Silicon Valley strikes back against Hollywood:
- The battle being waged in Washington over copyright in the digital age ratchets up a notch this week as new legislation is introduced aimed at clarifying consumer rights.
Rep. Zoe Lofgren, D-San Jose, plans today to introduce the “Digital Choice and Freedom Act,” Silicon Valley’s response to a host of Hollywood-backed bills tilted in favor of copyright holders.
Lofgren’s bill would ensure consumers can copy CDs, DVDs and other digital works for personal use, just as they now do with TV shows and audio tapes.
“This would not authorize someone taking their digital content and sharing it with a million of their best friends,” Lofgren said in an interview Tuesday. Instead of creating new rights for consumers, she said, her bill would ensure that “the rights they have in the analog world, they have in digital.”
Rep. Rick Boucher, D-Va., plans to introduce similar legislation Thursday.
Lawmakers are wrapping up their business for the year within weeks, and neither measure has any chance of making it through Congress by then. Rather, the bills are aimed at staking out the technology industry’s position in a festering dispute that could result in congressional action next year.
The bills also would amend a 1998 law, the Digital Millennium Copyright Act, that makes it a crime to circumvent technological protections built in to copyrighted works.
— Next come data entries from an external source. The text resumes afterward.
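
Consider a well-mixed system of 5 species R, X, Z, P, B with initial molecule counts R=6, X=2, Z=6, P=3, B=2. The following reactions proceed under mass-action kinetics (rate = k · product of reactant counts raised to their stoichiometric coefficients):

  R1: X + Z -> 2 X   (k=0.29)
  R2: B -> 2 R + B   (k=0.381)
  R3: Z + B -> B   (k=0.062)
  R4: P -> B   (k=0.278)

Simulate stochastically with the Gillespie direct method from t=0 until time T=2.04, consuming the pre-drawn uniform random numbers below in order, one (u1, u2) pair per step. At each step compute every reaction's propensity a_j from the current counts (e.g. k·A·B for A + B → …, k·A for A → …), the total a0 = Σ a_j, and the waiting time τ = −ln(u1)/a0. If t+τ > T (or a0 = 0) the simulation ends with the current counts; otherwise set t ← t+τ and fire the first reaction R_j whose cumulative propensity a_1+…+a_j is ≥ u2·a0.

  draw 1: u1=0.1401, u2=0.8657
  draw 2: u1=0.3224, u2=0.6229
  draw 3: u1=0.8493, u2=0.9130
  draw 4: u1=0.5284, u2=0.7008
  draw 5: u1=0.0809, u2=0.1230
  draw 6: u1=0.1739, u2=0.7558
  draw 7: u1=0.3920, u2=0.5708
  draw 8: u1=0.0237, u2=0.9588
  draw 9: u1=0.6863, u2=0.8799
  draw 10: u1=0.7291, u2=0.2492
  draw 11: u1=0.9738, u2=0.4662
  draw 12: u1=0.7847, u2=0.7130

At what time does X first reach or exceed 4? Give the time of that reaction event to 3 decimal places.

t=0.000: R=6 X=2 Z=6 P=3 B=2
Draw 1: a1=3.480, a2=0.762, a3=0.744, a4=0.834, a0=5.820; τ=−ln(0.1401)/5.820=0.338 → t=0.338; u2·a0=0.8657·5.820=5.038; a1+…+a3=4.986 < 5.038 ≤ a1+…+a4=5.820 → R4 fires; R=6 X=2 Z=6 P=2 B=3
Draw 2: a1=3.480, a2=1.143, a3=1.116, a4=0.556, a0=6.295; τ=−ln(0.3224)/6.295=0.180 → t=0.518; u2·a0=0.6229·6.295=3.921; a1=3.480 < 3.921 ≤ a1+a2=4.623 → R2 fires; R=8 X=2 Z=6 P=2 B=3
Draw 3: a1=3.480, a2=1.143, a3=1.116, a4=0.556, a0=6.295; τ=−ln(0.8493)/6.295=0.026 → t=0.543; u2·a0=0.9130·6.295=5.747; a1+…+a3=5.739 < 5.747 ≤ a1+…+a4=6.295 → R4 fires; R=8 X=2 Z=6 P=1 B=4
Draw 4: a1=3.480, a2=1.524, a3=1.488, a4=0.278, a0=6.770; τ=−ln(0.5284)/6.770=0.094 → t=0.638; u2·a0=0.7008·6.770=4.744; a1=3.480 < 4.744 ≤ a1+a2=5.004 → R2 fires; R=10 X=2 Z=6 P=1 B=4
Draw 5: a1=3.480, a2=1.524, a3=1.488, a4=0.278, a0=6.770; τ=−ln(0.0809)/6.770=0.371 → t=1.009; u2·a0=0.1230·6.770=0.833 ≤ a1=3.480 → R1 fires; R=10 X=3 Z=5 P=1 B=4
Draw 6: a1=4.350, a2=1.524, a3=1.240, a4=0.278, a0=7.392; τ=−ln(0.1739)/7.392=0.237 → t=1.246; u2·a0=0.7558·7.392=5.587; a1=4.350 < 5.587 ≤ a1+a2=5.874 → R2 fires; R=12 X=3 Z=5 P=1 B=4
Draw 7: a1=4.350, a2=1.524, a3=1.240, a4=0.278, a0=7.392; τ=−ln(0.3920)/7.392=0.127 → t=1.372; u2·a0=0.5708·7.392=4.219 ≤ a1=4.350 → R1 fires; R=12 X=4 Z=4 P=1 B=4
Draw 8: a1=4.640, a2=1.524, a3=0.992, a4=0.278, a0=7.434; τ=−ln(0.0237)/7.434=0.503 → t=1.876; u2·a0=0.9588·7.434=7.128; a1+a2=6.164 < 7.128 ≤ a1+…+a3=7.156 → R3 fires; R=12 X=4 Z=3 P=1 B=4
Draw 9: a1=3.480, a2=1.524, a3=0.744, a4=0.278, a0=6.026; τ=−ln(0.6863)/6.026=0.062 → t=1.938; u2·a0=0.8799·6.026=5.302; a1+a2=5.004 < 5.302 ≤ a1+…+a3=5.748 → R3 fires; R=12 X=4 Z=2 P=1 B=4
Draw 10: a1=2.320, a2=1.524, a3=0.496, a4=0.278, a0=4.618; τ=−ln(0.7291)/4.618=0.068 → t=2.007; u2·a0=0.2492·4.618=1.151 ≤ a1=2.320 → R1 fires; R=12 X=5 Z=1 P=1 B=4
Draw 11: a1=1.450, a2=1.524, a3=0.248, a4=0.278, a0=3.500; τ=−ln(0.9738)/3.500=0.008 → t=2.014; u2·a0=0.4662·3.500=1.632; a1=1.450 < 1.632 ≤ a1+a2=2.974 → R2 fires; R=14 X=5 Z=1 P=1 B=4
Draw 12: a1=1.450, a2=1.524, a3=0.248, a4=0.278, a0=3.500; τ=−ln(0.7847)/3.500=0.069 → t=2.084 > T=2.04: stop.
X first becomes ≥ 4 when it reaches 4 at the event at t=1.372.

Threshold first reached at t = 1.372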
Instead, consumers would be allowed to bypass the technology if the intent is to make a copy for personal use.
The legislation will vie with Hollywood-backed proposals, filed by Sen. Ernest Hollings, D-S.C., and Rep. Howard L. Berman, D-Los Angeles, that would embed copy protection into PCs and an array of consumer devices, and allow the music and film industry to use aggressive anti-piracy technologies to thwart unauthorized downloading over the Internet.
“The laws that have passed in recent years have imbalanced the historical balance between owners of copyrighted works and users of copyrighted works,” Boucher said in an interview Tuesday. “The balance has been tilted dramatically in favor of owners at the expense of users.”
The film and music industries cast the debate in terms of piracy, arguing that copy protections are needed to ensure people don’t download movies and music without compensation to the copyright holders.
The tech industry counters that free-flowing downloads of movies, music and other digital works could drive demand for broadband Internet connections, which it hopes would in turn spur innovation and increase sales of new technologies.
“If this bill were to pass, it would render ineffective, worthless and useless any protection measure we would have in place to protect a $100 million movie,” Jack Valenti, president of the Motion Picture Association of America, said of the Lofgren bill. “You could download a million movies a day, and no penalty for it.”
Caught in the middle of the debate are consumers, whose “fair use” rights are in limbo. The courts have long upheld consumers’ rights to make personal copies of songs, TV shows and other copyrighted works. But the move to digital raises the question of where to draw the line, when near-perfect copies can be easily shared over the Internet with large numbers of other users.
“Lofgren’s bill aims to restore what Congress thought it was doing — preserving fair use for people who have lawful rights to use stuff,” said Paula Samuelson, a law professor at University of California-Berkeley’s Boalt Hall School of Law. “The Lofgren bill offers meaningful protections for a number of ordinary activities by consumers that should be lawful under copyright law but about which the law is presently ambiguous.”
About time fair use was called something other than “piracy.”